Attenborough At 100: A Natural Selection Of Ads
From wildlife-doc spoofs to planet-saving appeals, brands have long borrowed Sir David Attenborough’s voice and gravitas. As he turns 100, here's a look at some of the ads
08 May 2026
There are few voices that can make a nation sit up straighter than Sir David Attenborough’s. For decades, he has whispered us through the mating rituals of birds of paradise, the migration of wildebeest, the private lives of plants and the slow-motion jeopardy of a seal about to become a whale's tea.

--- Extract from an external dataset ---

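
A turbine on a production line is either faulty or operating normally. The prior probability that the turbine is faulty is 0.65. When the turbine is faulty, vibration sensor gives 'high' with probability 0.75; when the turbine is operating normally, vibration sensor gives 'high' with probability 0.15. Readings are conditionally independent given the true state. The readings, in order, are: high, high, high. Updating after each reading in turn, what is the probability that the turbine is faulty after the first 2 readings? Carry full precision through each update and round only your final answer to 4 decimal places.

Each posterior becomes the prior for the next update.
After 'high': P(faulty) = 0.75·0.6500 / (0.75·0.6500 + 0.15·0.3500) ≈ 0.9028
After 'high': P(faulty) = 0.75·0.9028 / (0.75·0.9028 + 0.15·0.0972) ≈ 0.9789

0.9789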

So it is hardly surprising that advertising has spent years trying to borrow a little of that magic. Sometimes this association is literal as in the Zoological Society of London (ZSL) or the UN, and the BBC has created many famous promos for his seminal series starring its host — but more often, brands have reached for the Attenborough effect: the hushed reverence, the sweeping natural-history grammar (he's also been the inspiration for some affectionate parodies).
Not all of the ads are available to watch on YouTube but you can read more about how Travelodge used an impersonation of his soothing voice to help guests drift off; how Crocs affectionately steals Attenborough’s habitat by recasting collectors, chefs and influencers as distinct “species” of Crocs wearer; how Bosch won awards for using his mannerisms to sell drills; and why he was the right voice for an ad for the Teacher Training Agency.
He's even appeared (or rather gave his blessing to an impersonation) in the anti-drugs campaign FRANK. In the ad a suburban house party becomes a nocturnal habitat, drug users become strange species under observation, and the familiar voice of nature documentary is repurposed to make public-health messaging feel less like a lecture and more like a field study.
As Sir David turns 100, here are a natural selection of ads that have evolved in his image — from affectionate homage to full-blown parody and everything in between — and asks why the great man’s influence remains one of advertising’s most enduring species.
WH Smith
First up is this 1990 spot by DMB&B for WH Smith featuring aa young Steve Coogan doing impressions of questionable quality of figures from that time - including Attenborough. Incidentally, it's not as bad as other spots from this campaign - one saw him impersonate Rolf Harris — but it's unlikely to appear on Coogan's reel.
Zoological Society of London
In a shift of tone, Attenborough lent his authoritative voice for the Zoological Society of London (ZSL), titled 'Don't let ZSL go extinct'. The campaign was created by Wunderman Thompson to raise funds during the COVID-19 pandemic, which forced ZSL's zoos (London and Whipsnade) to close, cutting off their main income stream.
John West
John West’s multiple award-winning 'Bear' by Leo Burnett in 2000 is less a tribute to Attenborough than a brilliant mugging of his genre. It borrows the serenity and authority of the natural-history documentary, then lets a fisherman drop-kick it into one of advertising's most revered spots.
TV Licensing
John Cleese fronted this spot for the BBC Licence Fee, parodying his "What have the Romans Ever Done For Us" sketch. Among other BBC talent from that era — 1985 — Attenborough makes a cameo role highlighting the quality of its natural history output.
IKEA
IKEA’s 'Planet Sleep' doesn’t feature Attenborough, but it lovingly borrows his habitat. With a David-esque voiceover and mock-National Geographic framing, the 2019 campaign turns bedtime niggles into observed animal behaviour — making the case that, in the modern home, sleep itself may be the endangered species.
The Wildlife Trusts
Attenborough and a host of celebrities rallied behind a 2019 campaign from The Wildlife Trusts that called for nature’s recovery in the UK. The ad, created by Don’t Panic, is an imagined film trailer for classic children’s novel The Wind in the Willows. The characters Badger, Ratty, Mole and Toad face 21st-century threats from bulldozers, pollution and intensive agriculture, which destroy or break up their homes.
United Nations
Rather than parodying Attenborough’s natural-history style, 'The People’s Seat' weaponised his authority in 2028. WPP and the UN placed him not in the role of observer, but advocate: the trusted planetary narrator turning the public’s climate fears into a direct address to world leaders.